Дорога отступления наших войск летом 42-го стала и дорогой наступления зимой 43-го, завершившегося освобождением донской столицы. Наш хутор несколько раз в течение двух недель переходил из рук в руки. Две недели нашим домом был г-образный «блиндаж», который, как мы надеялись, спасёт нас от мин, снарядов и бомб. Когда хутор занимали наши, каждое утро начиналось с висящей в небе разведывательной немецкой «Рамы», после улёта которой появлялись бомбардировщики. Особо запомнились тяжёлые бомбы, при взрыве которых казалось, что раскололся сам земной шар.
Видел немецкого генерала, занявшего наш дом и в растерянности выскочившего во двор, когда немецкие же бомбардировщики, видимо, не получив информацию об очередном переходе хутора в их руки, заходили на бомбометание. Было из-за чего растеряться – огород был закатан бочками с бензином. Там в спешке расстелили огромный фашистский флаг. Флаг ли изменил намерение немецких лётчиков или что-то другое, но они улетели, «не разгрузившись».
Знаю, что такое прорыв.

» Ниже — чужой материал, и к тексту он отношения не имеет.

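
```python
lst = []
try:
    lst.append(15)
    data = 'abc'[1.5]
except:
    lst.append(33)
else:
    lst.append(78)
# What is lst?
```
[15, 33]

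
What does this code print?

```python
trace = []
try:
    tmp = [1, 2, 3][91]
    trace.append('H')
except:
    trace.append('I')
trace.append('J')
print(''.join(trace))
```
IJ

Exception raised in try, caught by bare except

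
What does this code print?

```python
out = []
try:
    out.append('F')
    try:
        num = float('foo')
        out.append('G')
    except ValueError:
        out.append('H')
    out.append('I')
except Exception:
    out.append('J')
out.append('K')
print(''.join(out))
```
FHIK

Inner exception caught by inner handler, outer continues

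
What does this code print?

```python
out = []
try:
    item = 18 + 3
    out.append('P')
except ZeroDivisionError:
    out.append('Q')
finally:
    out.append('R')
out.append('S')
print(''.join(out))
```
PRS

finally runs after normal execution too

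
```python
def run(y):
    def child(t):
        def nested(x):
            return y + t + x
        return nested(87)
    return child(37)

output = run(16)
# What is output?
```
140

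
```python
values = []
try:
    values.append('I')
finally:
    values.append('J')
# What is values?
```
['I', 'J']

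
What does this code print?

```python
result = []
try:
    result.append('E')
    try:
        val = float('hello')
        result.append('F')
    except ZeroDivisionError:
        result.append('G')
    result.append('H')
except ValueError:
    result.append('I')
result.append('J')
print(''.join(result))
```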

Это когда пехота ведёт за околицей тяжёлый бой за хутор по сдерживанию атакующих немцев, а через хутор маршем, не обращая внимания на происходящее в полукилометре, идут наши танки.
Сразу после окончательного освобождения на хуторской площади в братской могиле хоронили павших, разделяя слои их же шинелями. Мы, мальчишки, конечно же, были там. Ходили меж тел, свезённых на площадь и приготовленных к погребению. У некоторых задерживались, обсуждая и пытаясь понять обстоятельства гибели. Пуля его сразила или осколок? Без конечностей: выжил бы, случись медпомощь? Остановились около совсем молодого: рот открыт в крике, босой (хоронили без обуви), застыл в позе бегущего. Мороз в одно мгновение сковал теряющее жизнь тело?
На Стене памяти, установленной у захоронения, имена 280 человек, погибших за освобождение хутора. Но тогда на слуху была другая цифра –более 600. К Стене памяти приходят местные жители, приезжают родственники, поименованных чтят, их благодарят, им возлагают цветы. Оставшиеся же безвестными не имеют ни имён, ни мест поклонения. Опознали благодаря движению поисковиков пока примерно лишь 5%.
Победа в той войне – «праздник со слезами на глазах». Апофеоз ликования и трагедия жизни. Кульминация торжества и излом судьбы.